10 Tips for Wearing Contact Lenses in the Workplace

The following 10 tips will not only help prevent such situations, but they will also make overall contact wear safer and more comfortable.

  1. Take proper care of contacts. No matter how small, dust, dirt, or other particles under the contact lens can scratch the cornea and cause severe injury or infection. In addition, diminished vision, discomfort, and inability to wear contacts for an extended time are real possibilities.
  2. Avoid rubbing the eye when a particle is in it. Instead, try to let tears naturally flush out the particle or irrigate the eye with artificial tears.
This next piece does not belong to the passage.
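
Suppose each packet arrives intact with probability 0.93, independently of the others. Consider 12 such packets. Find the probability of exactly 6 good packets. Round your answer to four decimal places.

0.0001

X ~ Binomial(n=12, p=0.93).
P(X=6) = C(12,6) · p^6 · (1−p)^6
= 924 · 0.64699 · 1.1765e-07 = 0.000070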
  3. Follow the advice of your eye care specialist. The proper wear and care for contacts daily are crucial for eye health, contact effectiveness, and comfort.
  4. Have a backup plan. Keep a pair of eyeglasses or extra pair of contacts handy should the contacts being worn become lost or damaged. This will ensure good vision at all times.
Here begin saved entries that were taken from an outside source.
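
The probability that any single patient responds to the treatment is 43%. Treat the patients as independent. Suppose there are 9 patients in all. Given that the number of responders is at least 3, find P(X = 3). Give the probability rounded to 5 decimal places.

X ~ Binomial(9, 0.43). Want P(X=3 | X≥3) = P(X=3) / P(X≥3).
P(X=3) = C(9,3)·0.43^3·0.57^6 = 0.2290518
P(X≥3) = 1 − 0.0063515 − 0.0431231 − 0.1301258 = 0.8203997
Ratio = 0.2290518 / 0.8203997 = 0.2791954

0.27920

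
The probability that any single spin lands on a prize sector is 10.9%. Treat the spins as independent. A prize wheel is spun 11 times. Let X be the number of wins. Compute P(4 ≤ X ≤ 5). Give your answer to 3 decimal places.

0.024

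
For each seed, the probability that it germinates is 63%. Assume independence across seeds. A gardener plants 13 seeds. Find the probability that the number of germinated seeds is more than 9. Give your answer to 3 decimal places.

0.230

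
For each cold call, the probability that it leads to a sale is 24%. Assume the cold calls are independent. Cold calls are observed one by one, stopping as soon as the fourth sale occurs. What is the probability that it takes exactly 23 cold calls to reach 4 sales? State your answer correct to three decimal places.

0.028

Y = trial on which the fourth success occurs; negative binomial, r=4, p=0.24.
P(Y=23) = C(22,3) · p^4 · (1−p)^19
= 1540 · 0.0033178 · 0.0054382 = 0.02779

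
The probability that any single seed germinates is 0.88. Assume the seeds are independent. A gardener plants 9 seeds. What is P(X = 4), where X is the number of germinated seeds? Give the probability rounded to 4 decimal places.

X ~ Binomial(n=9, p=0.88).
P(X=4) = C(9,4) · p^4 · (1−p)^5
= 126 · 0.5997 · 2.4883e-05 = 0.001880

0.0019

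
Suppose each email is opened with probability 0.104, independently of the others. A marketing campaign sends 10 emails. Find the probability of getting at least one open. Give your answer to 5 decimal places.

0.66651

P(at least one) = 1 − P(none) = 1 − (1 − 0.104)^10
= 1 − 0.3334879 = 0.6665121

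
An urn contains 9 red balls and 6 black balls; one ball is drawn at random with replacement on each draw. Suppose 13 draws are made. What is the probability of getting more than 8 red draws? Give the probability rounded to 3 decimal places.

0.353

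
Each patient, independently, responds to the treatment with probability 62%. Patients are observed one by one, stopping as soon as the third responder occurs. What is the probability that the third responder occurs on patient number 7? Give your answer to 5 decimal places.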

  5. Wear personal protective equipment (PPE) whenever required. This is good advice not just for contact wearers but for everyone. Safety glasses and goggles protect your eyes from impact hazards. Plus, specific lens tints help reduce eye fatigue.
  6. Remove contacts if exposed to chemicals. Begin flushing the eye immediately in hopes that the contact will wash out and seek medical attention immediately. Note that flushing eyes after chemical exposure is necessary whether an individual is wearing contacts or not.
  7. Keep artificial tears on hand. Contacts can often become dry. For this reason, quality artificial tears can be helpful to use regularly. Read the package label carefully to understand the proper use of artificial tears. BONUS TIP: Make a habit of putting in artificial tears right before putting in contacts. Not only does this feel good on the eye, but doing so is a great way to ward off dry eye problems.
  8. Let your supervisor and co-workers know you wear contacts. This will help ensure proper safety procedures are followed if an accident occurs.
  9. Replace contacts as needed. A common mistake many contact wearers make is wearing contacts for longer than prescribed (not taking them out at night, for example) and failing to dispose of contacts when needed (such as wearing daily wear contacts for a couple of weeks). Unfortunately, doing either of these increases the possibility of your contacts becoming a vision hazard.
  10. Know situations that put contact wearers at increased risk. Environments where chemical splash is a higher risk, may not be appropriate for wearing contacts. In addition, hot and dry environments may also cause problems for those wearing contacts. Be aware of the environment in which you work and deliberately assess the condition of your contacts in those situations to decide if another option is necessary.

Contacts are an option chosen by more than 34 million Americans. Fortunately, they are not a problem in normal circumstances for those individuals working in an industrial environment providing contacts are worn and cared for properly.